Happiness Is
It is a lazy Sunday morning; it is a warm spring day. The girls are
squealing at each other as they run through the sprinkler enjoying the feel of
icy water on sun warmed skin. The kettle is boiling, the dishwasher is
thumping, and the washing machine is hissing the housework never stops. The Mauritian
is slouched on the sofa listening to “Ole Blue Eyes” as he beseeches “Come Fly with
Me” through custom-built loudspeakers. I should be attending to the mountain of
unsorted laundry that has accumulated this past week but such gorgeous weather
finds me outside in the sun reflecting on life and living. I should be playing
mother and satisfying the hunger of my two children but I am too content to
move. I would not have believed it if I had been told that one day I would be
this happy, that life, as complicated as it is, would ever be this good.

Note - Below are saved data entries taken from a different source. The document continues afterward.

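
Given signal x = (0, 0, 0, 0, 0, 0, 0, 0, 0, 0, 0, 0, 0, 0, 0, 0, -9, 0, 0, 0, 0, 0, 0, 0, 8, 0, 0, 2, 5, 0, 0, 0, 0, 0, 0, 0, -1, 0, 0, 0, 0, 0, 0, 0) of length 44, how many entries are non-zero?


Non-zero positions: [16, 24, 27, 28, 36].
Sparsity = 5.

5


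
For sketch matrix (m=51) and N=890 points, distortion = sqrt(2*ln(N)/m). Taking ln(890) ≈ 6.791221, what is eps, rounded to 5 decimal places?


ln(890) ≈ 6.791221.
2*ln(N)/m ≈ 2*6.791221/51 ≈ 0.26632239.
eps = sqrt(0.26632239) ≈ 0.5160643 ≈ 0.51606.

0.51606


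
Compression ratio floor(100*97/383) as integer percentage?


100*m/n = 100*97/383 ≈ 25.3264.
floor = 25.

25


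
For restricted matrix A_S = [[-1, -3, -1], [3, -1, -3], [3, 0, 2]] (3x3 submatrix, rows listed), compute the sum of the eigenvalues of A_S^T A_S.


Sum of eigenvalues of A_S^T A_S = trace(A_S^T A_S) = sum of squared column norms of A_S.
A_S^T A_S diagonal: [19, 10, 14].
trace = 19 + 10 + 14 = 43.

43


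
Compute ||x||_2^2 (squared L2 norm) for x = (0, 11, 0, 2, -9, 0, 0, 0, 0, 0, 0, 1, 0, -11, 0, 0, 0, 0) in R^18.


Non-zero entries: [(1, 11), (3, 2), (4, -9), (11, 1), (13, -11)]
Squares: [121, 4, 81, 1, 121]
||x||_2^2 = sum = 328.

328


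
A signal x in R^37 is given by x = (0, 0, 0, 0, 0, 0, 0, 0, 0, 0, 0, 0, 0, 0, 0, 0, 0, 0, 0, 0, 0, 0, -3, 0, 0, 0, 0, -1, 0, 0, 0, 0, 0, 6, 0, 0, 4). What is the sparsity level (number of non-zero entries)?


Non-zero positions: [22, 27, 33, 36].
Sparsity = 4.

4


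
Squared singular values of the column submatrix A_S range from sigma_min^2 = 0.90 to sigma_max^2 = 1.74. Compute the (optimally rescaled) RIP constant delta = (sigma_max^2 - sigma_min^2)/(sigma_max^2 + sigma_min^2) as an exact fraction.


lambda_max - lambda_min = 1.74 - 0.90 = 0.84.
lambda_max + lambda_min = 1.74 + 0.90 = 2.64.
delta = 0.84/2.64 = 84/264 = 7/22.

7/22


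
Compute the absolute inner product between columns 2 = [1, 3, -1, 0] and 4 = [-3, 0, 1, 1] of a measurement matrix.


Inner product: 1*-3 + 3*0 + -1*1 + 0*1
Products: [-3, 0, -1, 0]
Sum = -4.
|dot| = 4.

4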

Now don’t get me wrong there are days when I could quite easily chuck
it all in and become a hermit. There are times when things are just too hard to
cope with or I feel like a hamster going nowhere fast. Then today happens and I realise for all its
hardships, negatives and let downs my life is darn near perfect. I mean look at
me, I’ve been married for fifteen years to the man I’ve known for more than
half my life and I love him more with every passing moment. We have a Butterfly
and a Lollipop who are reflections of us and yet completely new people. I never
knew I had the capacity to love like I love my children. I’m a housewife and proud
to be it even though I’m a useless cook and I absolutely detest ironing. We
live in an awesome part of a beautiful country even if it is miles away from
family and old friends and rains most of the time. I don’t have everything I
want but I want for nothing and sure there are things we can improve but if
there wasn't we wouldn’t be perfection in progress.

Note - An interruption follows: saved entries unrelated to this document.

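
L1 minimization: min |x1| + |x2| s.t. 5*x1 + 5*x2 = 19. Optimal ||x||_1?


Axis intercepts:
  x1 = 19/5, x2 = 0: L1 = 19/5
  x1 = 0, x2 = 19/5: L1 = 19/5
x* = (19/5, 0)
||x*||_1 = 19/5.

19/5


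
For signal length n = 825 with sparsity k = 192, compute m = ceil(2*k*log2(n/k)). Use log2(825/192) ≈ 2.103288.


log2(n/k) = log2(825/192) ≈ 2.103288.
2*k*log2(n/k) ≈ 2*192*2.103288 = 807.662592.
m = ceil(807.662592) = 808.

808


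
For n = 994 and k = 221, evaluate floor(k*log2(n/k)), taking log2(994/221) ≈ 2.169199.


log2(n/k) = log2(994/221) ≈ 2.169199.
k*log2(n/k) ≈ 221*2.169199 = 479.392979.
floor(479.392979) = 479.

479


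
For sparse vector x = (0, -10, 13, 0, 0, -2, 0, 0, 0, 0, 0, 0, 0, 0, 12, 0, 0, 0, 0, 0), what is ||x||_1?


Non-zero entries: [(1, -10), (2, 13), (5, -2), (14, 12)]
Absolute values: [10, 13, 2, 12]
||x||_1 = sum = 37.

37


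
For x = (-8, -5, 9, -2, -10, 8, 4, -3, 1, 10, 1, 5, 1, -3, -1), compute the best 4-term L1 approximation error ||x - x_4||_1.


Sorted |x_i| descending: [10, 10, 9, 8, 8, 5, 5, 4, 3, 3, 2, 1, 1, 1, 1]
Keep top 4: [10, 10, 9, 8]
Tail entries: [8, 5, 5, 4, 3, 3, 2, 1, 1, 1, 1]
L1 error = sum of tail = 34.

34


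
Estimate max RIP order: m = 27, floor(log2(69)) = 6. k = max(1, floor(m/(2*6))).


floor(log2(69)) = 6.
2*6 = 12.
m/(2*floor(log2(n))) = 27/12 ≈ 2.25.
floor = 2.
k = max(1, 2) = 2.

2


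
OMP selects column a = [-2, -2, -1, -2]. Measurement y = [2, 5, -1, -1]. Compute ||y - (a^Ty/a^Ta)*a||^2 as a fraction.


a^T a = 13.
a^T y = -11.
coeff = -11/13 = -11/13.
||r||^2 = 282/13.

282/13


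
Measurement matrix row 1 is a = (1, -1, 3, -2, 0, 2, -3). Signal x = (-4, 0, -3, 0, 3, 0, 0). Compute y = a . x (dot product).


Non-zero terms: ['1*-4', '3*-3', '0*3']
Products: [-4, -9, 0]
y = sum = -13.

-13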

I just have to say it; I truly do love my life!
I love the fact that while I am trying to concentrate and come up with
something profound and thought provoking to “blog” my Butterfly looks over my
shoulder and starts reading what I’ve typed out loud without hesitation or
mispronunciation.
I love the way the Lollipop puts her “Sega” top down the drain and then
tries to hide behind me while her Papa lectures her about why she shouldn’t do
it then tells me to smack him because he was naughty.
I love how every Sunday afternoon my house is permeated with the sickly
smell of curry spices as the Mauritian experiments with yet another curry
recipe.
I love the short hot summers and the long cold winters that World’s End
endures year after year.
I love the monotonous predictability of our weeks that are topped off
by the spontaneity and originality of the weekends.

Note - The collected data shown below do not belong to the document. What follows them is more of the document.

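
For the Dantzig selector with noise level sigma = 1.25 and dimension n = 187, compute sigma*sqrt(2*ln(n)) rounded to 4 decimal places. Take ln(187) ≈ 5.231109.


ln(187) ≈ 5.231109.
2*ln(n) ≈ 10.462218.
sqrt(2*ln(n)) ≈ sqrt(10.462218) ≈ 3.234535.
threshold ≈ 1.25*3.234535 = 4.04316875 ≈ 4.0432.

4.0432


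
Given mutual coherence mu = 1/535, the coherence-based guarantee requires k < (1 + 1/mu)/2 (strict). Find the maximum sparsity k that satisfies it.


1/mu = 535.
1 + 1/mu = 536.
(1 + 1/mu)/2 = 268 is an integer and the inequality is strict, so k_max = 268 - 1 = 267.

267


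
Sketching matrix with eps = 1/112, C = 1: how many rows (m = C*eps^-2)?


1/eps = 112.
(1/eps)^2 = 12544.
m = 1*12544 = 12544.

12544


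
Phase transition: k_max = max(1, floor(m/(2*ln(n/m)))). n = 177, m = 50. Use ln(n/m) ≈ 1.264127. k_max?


n/m = 177/50.
ln(n/m) ≈ 1.264127.
2*ln(n/m) ≈ 2.528254.
m/(2*ln(n/m)) ≈ 50/2.528254 ≈ 19.7765.
floor = 19.
k_max = max(1, 19) = 19.

19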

I love knowing that every time we get into the car for a Sunday drive
we’ll see something new and every new person we meet has the potential to be a
new friend.
If that’s not perfection then I don’t know what could be.
It’s a lazy Sunday afternoon; it’s a warm and breezy spring
day. The girls have made beds out of the garden chairs and are basking in the
sunshine. The kettle is still boiling for yet another pot of tea, the housework
is still not complete. The Mauritian is at his post in the kitchen and Melissa
has begun where “Ole blue eyes” ended. It’s now time to leave the reflection
for another day. It’s now time to conquer Mt. Laundry and be a mother to my
children. It’s time to continue living the life I love.